Saturday, April 29, 2006

BRIAN DICKERSON: Craven candidates vie for gasoholics' favor
Er...he's right.

The contest for the votes of Michigan gas addicts is officially under way.

Start your engines, boys and girls! And may the most shameless champion of economic illiteracy win!

In the Democratic corner, incumbent Gov. Jennifer Granholm has asked voters to fight soaring fuel prices by urging the federal government to cap oil industry profits (at an obscenity threshold to be specified later).

In the Republican corner, challenger Dick DeVos proposes to stop collecting the sales tax on gas whenever its price tops $1.95 a gallon, a move that would reduce state revenues by $285 million a year as long as gas prices hover near the $3-a-gallon mark.

If Granholm gets her way, the federal government would get more of the money Michiganders pay for gasoline.

If DeVos prevails, the state government would get less.

But if you believe either of their proposals will reduce the price of oil, I've got a switchgrass-powered Hummer I'd like to sell you.

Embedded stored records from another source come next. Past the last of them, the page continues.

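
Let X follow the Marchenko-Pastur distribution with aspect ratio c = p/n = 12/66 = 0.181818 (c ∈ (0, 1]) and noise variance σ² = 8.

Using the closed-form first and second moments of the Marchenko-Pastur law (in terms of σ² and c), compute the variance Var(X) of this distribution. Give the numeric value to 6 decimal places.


Recall the MP moments m_1 = E[X] = σ² and m_2 = E[X²] = σ⁴ (1 + c).
m_1 = E[X] = σ² = 8, so m_1² = 64.
m_2 = E[X²] = σ⁴ (1 + c) = 64 · (1 + 0.181818) = 64 · 1.181818 = 75.636364.
(Note m_2 − m_1² simplifies to c · σ⁴ = 0.181818 · 64.)

Var(X) = m_2 − m_1² = 75.636364 − 64 = 11.636364.


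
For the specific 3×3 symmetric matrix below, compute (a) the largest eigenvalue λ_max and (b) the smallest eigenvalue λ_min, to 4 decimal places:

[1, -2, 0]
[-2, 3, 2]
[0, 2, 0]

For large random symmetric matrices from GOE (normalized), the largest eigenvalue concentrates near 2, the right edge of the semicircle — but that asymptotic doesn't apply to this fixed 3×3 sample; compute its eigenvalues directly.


Since M is real symmetric, all three eigenvalues are real; they are the roots of det(λI − M) = λ³ − (tr M) λ² + s λ − det M, where s is the sum of the principal 2×2 minors.
tr M = 1 + 3 + 0 = 4.
s = (1·3 − (-2)²) + (1·0 − 0²) + (3·0 − 2²) = -1 + 0 + (-4) = -5.
det M (expand along row 1) = 1·(-4) − (-2)·0 + 0·(-4) = -4.
Characteristic polynomial: λ³ − 4λ² − 5λ + 4 = 0.
Substitute λ = y + (tr M)/3 = y + 1.333333 to remove the quadratic term: y³ + p·y + q = 0 with p = s − (tr M)²/3 = -10.333333 and q = −2(tr M)³/27 + (tr M)·s/3 − det M = -7.407407.
Three real roots ⇒ use the trigonometric (Viète) form: r = 2√(−p/3) = 3.711843, φ = arccos(3q/(p·r)) = arccos(0.579372) = 0.952838 rad.
y_k = r·cos(φ/3 − 2πk/3) for k = 0, 1, 2 gives y = 3.526190, -0.759192, -2.766998.
λ_k = y_k + 1.333333 gives λ = 4.8595, 0.5741, -1.4337 (check: the sum is 4.0000 = tr M).

Hence λ_max = 4.8595 and λ_min = -1.4337.


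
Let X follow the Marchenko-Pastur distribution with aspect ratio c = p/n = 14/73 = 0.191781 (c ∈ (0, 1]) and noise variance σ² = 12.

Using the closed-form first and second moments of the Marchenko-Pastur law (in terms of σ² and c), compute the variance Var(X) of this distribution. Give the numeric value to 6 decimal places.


Recall the MP moments m_1 = E[X] = σ² and m_2 = E[X²] = σ⁴ (1 + c).
m_1 = E[X] = σ² = 12, so m_1² = 144.
m_2 = E[X²] = σ⁴ (1 + c) = 144 · (1 + 0.191781) = 144 · 1.191781 = 171.616438.
(Note m_2 − m_1² simplifies to c · σ⁴ = 0.191781 · 144.)

Var(X) = m_2 − m_1² = 171.616438 − 144 = 27.616438.


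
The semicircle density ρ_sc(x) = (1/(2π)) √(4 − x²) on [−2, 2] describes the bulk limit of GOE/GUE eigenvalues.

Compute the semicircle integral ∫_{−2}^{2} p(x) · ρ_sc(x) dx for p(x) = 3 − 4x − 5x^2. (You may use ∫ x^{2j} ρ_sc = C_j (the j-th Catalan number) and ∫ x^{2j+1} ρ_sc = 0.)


Write p(x) = Σ a_i x^i, split into monomials and integrate each against ρ_sc separately.
Using ∫ x^{2j} ρ_sc = C_j = (1/(j+1)) C(2j, j) (Catalan numbers) and ∫ x^{2j+1} ρ_sc = 0 (odd monomials vanish by symmetry):
  i = 0 (even): a_0 · C_{0} = 3 · 1 = 3
  i = 1 (odd): ∫ x^1 ρ_sc = 0 (vanishes)
  i = 2 (even): a_2 · C_{1} = -5 · 1 = -5

Summing the contributions: ∫_{−2}^{2} p(x) ρ_sc(x) dx = 3 + (-5) = -2.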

If the hokum Michigan's gubernatorial gladiators are peddling came with no serious side effects, we could toss a coin to decide which of their ineffectual placebos to swallow. Or we could choose sides on partisan grounds that have nothing to do with the price of gas, with Democrats who want to stick it to oil executives lining up behind a windfall profits tax and Republicans who want to stick it to welfare recipients opting for a sales tax exemption. (You know -- the way we settle every other public policy issue in Michigan.)

But neither candidate's prescription for lower oil prices would be merely ineffectual. In fact, both would exacerbate the supply-demand imbalance that even those with a smattering of economic understanding (or political candor) know is at the root of soaring gas prices.

President George W. Bush has correctly diagnosed what headline writers call the gas crisis as a substance abuse problem. DeVos proposes to treat that addiction by making Michigan's hydrocarbon fix less expensive; Granholm wants the federal government to take a bigger share of the suppliers' profits.

Neither strategy, needless to say, will do a thing to reduce our dependence on foreign oil -- a crisis with even bigger implications for our national security than for our pocketbooks.

Brian goes on to talk about public transit- I think this would be a perfect opportunity to tout ALTERNATIVE ENERGY. Now, now, now.

I know that we can't just drop our oil habit, but we can start making faster steps to get out of this trap. Dancing around with taxes and rebates and cutting oil company profits won't solve anything in the long run. We need to get off this juice and get on the other juice, whether it be sugar or corn I don't care. Just DO IT.